Bedwetting in adults while dreaming is a major cause of concern to many people. Your sleep is divided into two broad categories: REM and Non-REM sleep phases. The Rapid Eye Movement (REM) phase of your sleep is characterized by the way you move your eyes rapidly and behave as if you are awake. However, when you are at this stage of your sleep, you are deep asleep, and your body cannot move. The following are some of the essential features of REM sleep.
- Atonia. This is a state in which the muscles of your body become flaccid or weak to prevent you from acting out your dreams.
- Most dreams occur during this phase of sleep. Lucid dreaming is also said to occur during this phase of sleep.
- Rapid eye movements. If you wake up a person who is in this state of sleep, you will realize that the eyes of the person appear glazed and asymmetrical.
Deep sleeping and Adult Enuresis
There is a link between deep sleep and adult bedwetting episodes. Although there are many studies on the issue that have been conducted, one study that can help you understand this issue is that which was done by researchers from the International Enuresis Research Centre.
According to the study, there is compelling evidence to show that adult bedwetting occurs when individuals are in a deep sleep.
For many adults who wet the bed, the episode occurs at a time when they are deep asleep, and they cannot tell that the bladder is full. Interestingly, some adults experience dreams that they are peeing in the toilet when they are doing it while still in bed.
If this happens to you, you need to know that the problem is in the way your brain communicates with the other parts of your body when your bladder gets full.
Your brain is supposed to signal you to wake up at night the moment the bladder fills up. The bladder sends signals typically to the central nervous system to alert you of the need to empty it.
However, in some people, the mechanism fails to work when they are in the REM phase of sleep, and that is how they end up wetting the bed while dreaming that they are passing water at the right place.

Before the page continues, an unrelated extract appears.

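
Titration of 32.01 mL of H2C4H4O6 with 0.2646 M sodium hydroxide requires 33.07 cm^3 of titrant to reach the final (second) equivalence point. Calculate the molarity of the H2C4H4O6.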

Why do Adults Wet the Bed Sometimes?
Adult enuresis occurs in two types: Primary Nocturnal Enuresis and Secondary Nocturnal Enuresis. Primary Nocturnal Enuresis occurs in adults who never gain control over the bladder. Some people have a family history of wetting the bed.
For such individuals, they keep on wetting the bed occasionally even when they get to the age of seven. Have you ever seen an adult who is perfectly healthy but occasionally has those nocturnal accidents of wetting the bed? For such a person, the cause of the problem is usually hereditary.
For other adults who wet the bed, the problem occurs later in their adult lives. Many factors may lead to Secondary Nocturnal Enuresis. The following is summary of some of the most important causes that you should look out for.
- An irritated bladder. Some medications for health conditions may cause the walls of the bladder to be highly irritated. If this happens to you, you might lose full bladder control.
- Problems with ADH. ADH is a hormone that controls the way your kidneys function. If your body fails to produce enough ADH at night, you may develop a bedwetting problem.
- Urinary Tract Infections (UTIs). These bacterial infections may damage the bladder, thus causing involuntary passing of urine during the night in the affected individuals.
Bedwetting in Adults while dreaming: Treatments
If you find it difficult to control your urine when you are asleep, then you should see a doctor. Also, if your bedwetting occurs when you are deep asleep, and you usually dream that you are urinating, then you still must see a doctor.
Your doctor will focus on helping you overcome the bedwetting problem first. The doctor may then be interested in helping you overcome any psychological condition that may be interfering with your sleeping habits. Here is a summary of what you should expect when you visit your doctor.
- Your doctor will first carry out a thorough examination to determine the nature of your bedwetting problem. Doctors can make a diagnosis if they are convinced that you experience bedwetting regularly for some time.
- The doctor will then take you through some lab tests to rule out any other possible cause of bedwetting.
- Your doctor will take a detailed history of sleeping behavior and general mental health to assess the extent to which your psychological condition may be enhancing the situation.
- The specialist may then recommend that you use various behavioral therapies such as bladder training and taking less fluids at night to help address the problem.
- In some cases, your doctor may recommend that you take advanced therapies to resolve any mental condition that you may have which usually aggravates bedwetting in adults.